Look at the history of education in this country..in the early days of this nation, children could not even begin to attend school until they learned to read. Small children were universally home schooled. Most learned to read before age 5. There was no such thing as “Public Education” before the mid 19th Century..
Here are a number of lectures in mp3 format, that Sam Blumenfeld has given on the origins of The Whole Language system, also on The History of Education in America..you will be amazed at all the research he has done. These lectures are in two zipped files..
The first zipped file is here = http://www.mediafire.com/?dwchzznzmkc
The second zipped file is here = http://www.mediafire.com/?0amh40yjxkj
If anyone is at all interested in learning how the Socialists have taken over the Educational establishment in America, and what their goals are.. these lectures are a must listen.
Sam Blumenfeld is a friend to Conservatives, he has done massive, scholarly work in revealing exactly what is the problem with Education in this country.. he was also one of the first advocates of Home Schooling in the early ‘70s..
Blumenfeld has pointed out that people who have been “diagnosed” with so called “Dyslexia” can recover by learning true Phonics. (NOT with a combination of Whole Language and phonics, as this has been often tried, and fails every time.) Sam Blumenfeld has done the research; he has proven time and time again, that by teaching phonics to people of any age, with so called “Dylexia”, that this “Illness” can be reversed in fairly short order, by teaching phonics by the tried and true method.
True Phonics works well, Whole Language is a proven disaster !
I've taken time to complain at some businesses and stores about this sort of innumeracy, but even managers look at me like I'm some sort of talking cow.
Somewhat related phenomenon: two years ago (almost) I went through the line at a McDonald's and noticed that the salad dressing they gave me was Newman's Own. I expressed my pleasure and gratitude for the company's considerateness in providing a good product made by a good company. Young employee stared at me uncomprehendingly. Newman's Own? Blank look. Paul Newman? Blank look.

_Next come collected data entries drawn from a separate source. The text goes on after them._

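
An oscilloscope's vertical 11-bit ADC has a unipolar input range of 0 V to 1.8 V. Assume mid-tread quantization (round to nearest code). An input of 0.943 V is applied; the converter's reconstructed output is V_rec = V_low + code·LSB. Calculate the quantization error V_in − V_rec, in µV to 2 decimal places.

One LSB is 1.8 V / 2048 = 0.879 mV.
(0.943 − 0)/0.000878906 = 1072.9244; round gives code 1073.
Code 1073 maps back to 0 + 1073×0.000878906 V = 0.94306641 V.
Error = 0.943 − 0.94306641 = -6.64063e-05 V = -66.41 µV.

-66.41 µV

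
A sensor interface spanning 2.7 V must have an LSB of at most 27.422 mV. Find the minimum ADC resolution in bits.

Number of steps required ≥ 2.7 V / 27.422 mV = 98.46.
Need 2^N ≥ 98.46; 2^6 = 64, 2^7 = 128.
Minimum N = 7.

7 bits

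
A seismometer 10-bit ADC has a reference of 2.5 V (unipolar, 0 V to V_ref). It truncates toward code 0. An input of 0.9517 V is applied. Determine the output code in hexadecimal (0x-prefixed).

Full-scale span = 2.5 V; LSB = 2.5/2^10 = 2.441 mV.
(0.9517 − 0) / 0.00244141 = 389.816 LSBs.
Floor → code 389.
In hexadecimal (0x-prefixed): 0x185.

code 0x185 (decimal 389)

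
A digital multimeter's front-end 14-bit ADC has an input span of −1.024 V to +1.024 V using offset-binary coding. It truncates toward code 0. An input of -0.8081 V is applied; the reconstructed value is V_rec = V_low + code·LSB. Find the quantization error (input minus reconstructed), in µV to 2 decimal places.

LSB = 2.048/2^14 = 125.00 µV.
(V_in − V_low)/LSB = (-0.8081 − (−1.024))/0.000125 = 1727.2000 → code 1727 (floor).
Code 1727 maps back to (−1.024) + 1727×0.000125 V = -0.808125 V.
Error = -0.8081 − (−0.808125) = 2.5e-05 V = 25.00 µV.

25.00 µV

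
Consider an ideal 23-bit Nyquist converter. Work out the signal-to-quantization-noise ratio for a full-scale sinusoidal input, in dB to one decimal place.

SNR ≈ 6.02·N + 1.76 dB = 6.02·23 + 1.76 = 140.22 dB.

140.2 dB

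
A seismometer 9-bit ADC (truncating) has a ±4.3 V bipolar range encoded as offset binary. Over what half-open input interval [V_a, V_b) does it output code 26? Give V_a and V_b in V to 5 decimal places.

[-3.86328 V, -3.84648 V)

LSB = 8.6/2^9 = 16.797 mV.
V_a = V_low + 26·LSB = -3.86328 V; V_b = V_low + 27·LSB = -3.84648 V.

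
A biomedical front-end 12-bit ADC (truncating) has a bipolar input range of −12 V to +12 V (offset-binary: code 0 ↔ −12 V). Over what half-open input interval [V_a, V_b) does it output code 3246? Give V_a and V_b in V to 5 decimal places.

[7.01953 V, 7.02539 V)

LSB = 24/2^12 = 5.859 mV.
V_a = V_low + 3246·LSB = 7.01953 V; V_b = V_low + 3247·LSB = 7.02539 V.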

She was nearly twenty and had never heard of Paul Newman.
It's called cultural illiteracy. Under my administration it will be a capital offense. Summon Professor Guillotine.

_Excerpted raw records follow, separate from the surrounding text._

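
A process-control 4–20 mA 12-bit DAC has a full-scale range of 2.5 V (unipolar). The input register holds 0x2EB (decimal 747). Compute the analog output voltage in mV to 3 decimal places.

LSB = 2.5 V / 2^12 = 0.610 mV.
Code 0x2EB = 747 decimal.
V_out = 0 + 747 × 0.000610352 V = 0.455933 V.
= 455.933 mV.

455.933 mV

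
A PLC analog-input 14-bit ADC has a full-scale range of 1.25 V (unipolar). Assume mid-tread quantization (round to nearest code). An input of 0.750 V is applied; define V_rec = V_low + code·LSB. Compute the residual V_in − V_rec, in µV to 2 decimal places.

Step size: 1.25 V ÷ 2^14 = 76.29 µV.
Scaled input = 9830.4000 LSBs, so code = 9830.
Reconstructed: 0.74996948 V.
Difference: 3.05176e-05 V → 30.52 µV.

30.52 µV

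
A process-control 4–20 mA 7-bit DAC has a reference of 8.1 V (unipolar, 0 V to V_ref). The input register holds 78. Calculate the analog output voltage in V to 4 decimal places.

4.9359 V

LSB = 8.1 V / 2^7 = 63.281 mV.
V_out = 0 + 78 × 0.0632812 V = 4.93594 V.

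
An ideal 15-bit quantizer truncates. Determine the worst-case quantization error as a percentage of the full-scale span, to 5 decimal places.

0.00305 %

Truncating → worst-case error = 1 LSB = V_FS/2^15, so 100/32768 = 0.00305176 % of full scale.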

Didn’t a large number of Republican reps and senators vote for the Dept. of Educ., signed itno law by GA’s Jimmy Carter? Our problem comes from within our own ranks too.

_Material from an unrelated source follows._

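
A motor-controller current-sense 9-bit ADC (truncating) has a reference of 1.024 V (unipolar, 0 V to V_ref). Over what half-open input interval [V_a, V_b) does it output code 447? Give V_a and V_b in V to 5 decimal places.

LSB = 1.024/2^9 = 2.000 mV.
V_a = V_low + 447·LSB = 0.894 V; V_b = V_low + 448·LSB = 0.896 V.

[0.89400 V, 0.89600 V)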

Around here that wouldn’t be noteworthy only because it’s the expected norm.
Shelves stacked 2 rows deep plus on top and in front of each row, on the top of the bookshelf clear to the ceiling, repurposed energy drink display racks (excellent ghetto bookshelves), huge Rubbermaid tubs stuffed to bulging...
I don’t know who voted for it, likely many repubs.
Sounded like a good idea at the time, raise the education of the kids, blah-blah.
If only that were true. Most of today's 'government, union' teachers are a gaggle of losers many of whom can't spell and couldn't find Washington, D.C. on a map or anything else for that matter.
Thanks for sharing.
That's why the God-less power brokers of Mexico kicked out the Spaniards and the Catholic Church. They were educating the peasants.